The site in Agra, a three-hour drive from New Dehli, is a trove of stories, one of the best preserved examples of Mogul architecture, a World Heritage site. The kids, ages 6 and 10, cared about none of this. But our gentle tour guide, Rajeev Thakur, far from reprimanding the boys for dashing around, told us all a story: The Emperor Akbar had 100 consorts in addition to his three wives (try explaining that to a 10-year-old), and on cool mornings, before the sun heated the stone into an oven, the ruler himself would play hide-and-seek with the women in the royal compound.
Before we left Minneapolis and spent 24 hours or so flying across the world, some friends expressed horror that we were taking our kids along on a three-week trip to India. "Please be careful!" "Why don't you leave the kids home?" "Don't go!" These reactions started to get to us as we planned the voyage. Our visit to the travel nurse didn't help: "You can skip the rabies shots, but of course rabies is always fatal. And you should then buy airlift insurance."
But in truth, we never really considered leaving the kids at home; we traveled to this intriguing and beautiful country in large part because we wanted to introduce them to a different world. And India rewarded that impulse.
Our children opened avenues to ordinary people, required us to choose one activity a day, caused us to slow down and take in the small things. Their presence made us think hard about the strange or inexplicable moments we saw.
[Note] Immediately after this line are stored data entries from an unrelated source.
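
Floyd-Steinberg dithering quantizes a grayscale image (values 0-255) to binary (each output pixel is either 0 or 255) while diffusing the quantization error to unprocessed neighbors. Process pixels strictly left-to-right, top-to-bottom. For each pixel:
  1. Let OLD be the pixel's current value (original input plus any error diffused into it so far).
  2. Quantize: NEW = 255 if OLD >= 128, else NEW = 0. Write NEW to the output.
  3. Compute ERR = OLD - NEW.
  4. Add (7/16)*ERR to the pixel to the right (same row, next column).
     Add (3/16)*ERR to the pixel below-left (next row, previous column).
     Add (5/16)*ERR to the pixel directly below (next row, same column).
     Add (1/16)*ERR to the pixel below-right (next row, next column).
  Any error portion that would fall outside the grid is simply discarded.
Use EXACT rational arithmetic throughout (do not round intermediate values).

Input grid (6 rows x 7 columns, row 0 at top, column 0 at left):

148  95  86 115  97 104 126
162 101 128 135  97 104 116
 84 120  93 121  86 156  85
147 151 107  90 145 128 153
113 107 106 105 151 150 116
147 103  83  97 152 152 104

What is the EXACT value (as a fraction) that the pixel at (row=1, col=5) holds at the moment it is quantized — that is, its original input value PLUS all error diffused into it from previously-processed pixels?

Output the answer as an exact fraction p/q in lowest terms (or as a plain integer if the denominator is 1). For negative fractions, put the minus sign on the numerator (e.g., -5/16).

(0,0): OLD=148 → NEW=255, ERR=-107
(0,1): OLD=771/16 → NEW=0, ERR=771/16
(0,2): OLD=27413/256 → NEW=0, ERR=27413/256
(0,3): OLD=662931/4096 → NEW=255, ERR=-381549/4096
(0,4): OLD=3686149/65536 → NEW=0, ERR=3686149/65536
(0,5): OLD=134854947/1048576 → NEW=255, ERR=-132531933/1048576
(0,6): OLD=1186205685/16777216 → NEW=0, ERR=1186205685/16777216
(1,0): OLD=35225/256 → NEW=255, ERR=-30055/256
(1,1): OLD=159919/2048 → NEW=0, ERR=159919/2048
(1,2): OLD=11873243/65536 → NEW=255, ERR=-4838437/65536
(1,3): OLD=23810239/262144 → NEW=0, ERR=23810239/262144
(1,4): OLD=2093696221/16777216 → NEW=0, ERR=2093696221/16777216
(1,5): OLD=18236438765/134217728 → NEW=255, ERR=-15989081875/134217728
Target (1,5): original=104, with diffused error = 18236438765/134217728

Answer: 18236438765/134217728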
It also drew out the best in storytelling from our guides.
At the massive stone pillar where the Emperor Akbar sat as judge over his subjects' disputes, the guide told the boys, he consulted with advisers and issued his rulings. The emperor's elephant was tied nearby, and when someone was found guilty, the elephant would be commanded to step on his head, crushing him to death. When the emperor's favorite elephant died, he built an elaborate tomb and tower in its honor. Beat that story, Captain Underpants.
Other stories were too sad to explain, or impossible: Why does that boy sleep on a piece of cardboard on those rocks? Shouldn't we fill the small hands that surge into the car window when we are stopped in traffic? Yes, we should, but how? Our friend and host Yasmeen Arif kept a glove compartment full of cookie packets and handed them out freely. What about these people who are dressed like fancy princesses but you can tell they are men? So Yasmeen tried to explain to us about the eunuchs who populated certain neighborhoods in Delhi, their special position in society, their contributions to life there. All four of us were baffled, though for different reasons.
For most of our three-week trip, we stayed with friends, first in New Delhi and then in Mumbai, with a week on our own on the beach in Goa. These dear friends eased the way for us, steered us to their favorite places, activities, travel agent and restaurants, and ironed out the logistics of getting four people through impenetrable traffic and confusing train schedules.